EUROPEAN FINANCING for the long awaited Odelouca reservoir in the Algarve continues to depend on the acceptance of Portuguese proposals for the alteration of the original construction plans.
While fully admitting the obvious and urgent need for the reservoir, especially considering the desperate drought conditions being experienced throughout the country and the Algarve in particular, the President of the European Parliamentary Commission for Regional Development, Gerardo Quecedo, said that environmental issues cannot be overlooked. He said: “It is necessary to find a balance between works of development and environmental considerations.”
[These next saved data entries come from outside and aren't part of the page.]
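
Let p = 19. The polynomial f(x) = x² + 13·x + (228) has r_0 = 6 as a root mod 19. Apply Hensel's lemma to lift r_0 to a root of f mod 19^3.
r_2 = 6447 (mod 6859)

Hensel: r_{i+1} = r_i − f(r_i)·(f′(r_i))^{-1} mod 19^{i+2}, f′(x) = 2x + 13. Iterate:
  r_0 = 6 (mod 19)
  r_1 = 310 (mod 361)
  r_2 = 6447 (mod 6859)
Final: r = 6447 satisfies f(r) ≡ 0 mod 19^3.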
Works on the reservoir were halted over two years ago, when the EU withdrew support after a complaint lodged by the League for the Protection of Nature. Recently, Gerardo Quecedo visited Odelouca, along with a Commission delegation at the invitation of Civil Governor, António Pina, and his Algarvean Eurodeputy, Jamila Madeira. The objective of the visit was to evaluate the possible application of EU funds in relation to the Odelouca project and to give delegates an opportunity to see, at first hand, the devastation caused by the forest fires of the past few summers.
This was particularly important, said Quecedo, for delegates coming from more northerly countries, who have little or no experience of such things. While giving no guarantees, Quecedo further said that he hoped the new proposals and alterations being put forward by Portugal for the Odelouca project would be acceptable to EU experts, so that work on the reservoir could resume “as soon as possible”.
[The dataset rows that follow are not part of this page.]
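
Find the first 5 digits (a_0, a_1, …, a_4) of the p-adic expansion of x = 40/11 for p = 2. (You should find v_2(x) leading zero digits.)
(a_0, …, a_4) = (0, 0, 0, 1, 1)

v_2(40/11) = 3, so a_0 = ... = a_2 = 0. Factor out: x = 2^3 · u with u = 5/11 a unit in ℤ_2. Expand u iteratively via a_{v+i} = u_i mod 2, u_{i+1} = (u_i − a_{v+i})/2:
  u_0 = 5/11;  a_3 = 1;  u_1 = (u_0 − 1)/2 = -3/11
  u_1 = -3/11;  a_4 = 1;  u_2 = (u_1 − 1)/2 = -7/11
Digits: (0, 0, 0, 1, 1).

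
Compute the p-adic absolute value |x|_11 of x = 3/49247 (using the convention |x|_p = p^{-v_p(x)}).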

The President of the Commission further confirmed that the Algarve would not lose the right to European development funding, despite the fact that the region had recently come out of the group of regions included among the poorest in the Union, where earnings per capita are less than 75 per cent of the European average. The Algarve’s exit from this group was caused by the enlargement of the EU to 25 member states and the consequent “statistical enlargement effect”.
Put more plainly, the Algarve only now comes to exceed the 75 per cent limit due to the entry of several poorer countries, which had the effect of lowering the European average. In view of this, the EU has created a provisionary support scheme for regions which now exceed the limit, but which would be below the limit when accounts are made in relation to the original 15 member states.
In addition to visiting Odelouca, the delegation also visited Barranco dos Velhos in the Serra do Caldeirão, the Caldas de Monchique and enjoyed a boat trip through the Ria Formosa nature reserve.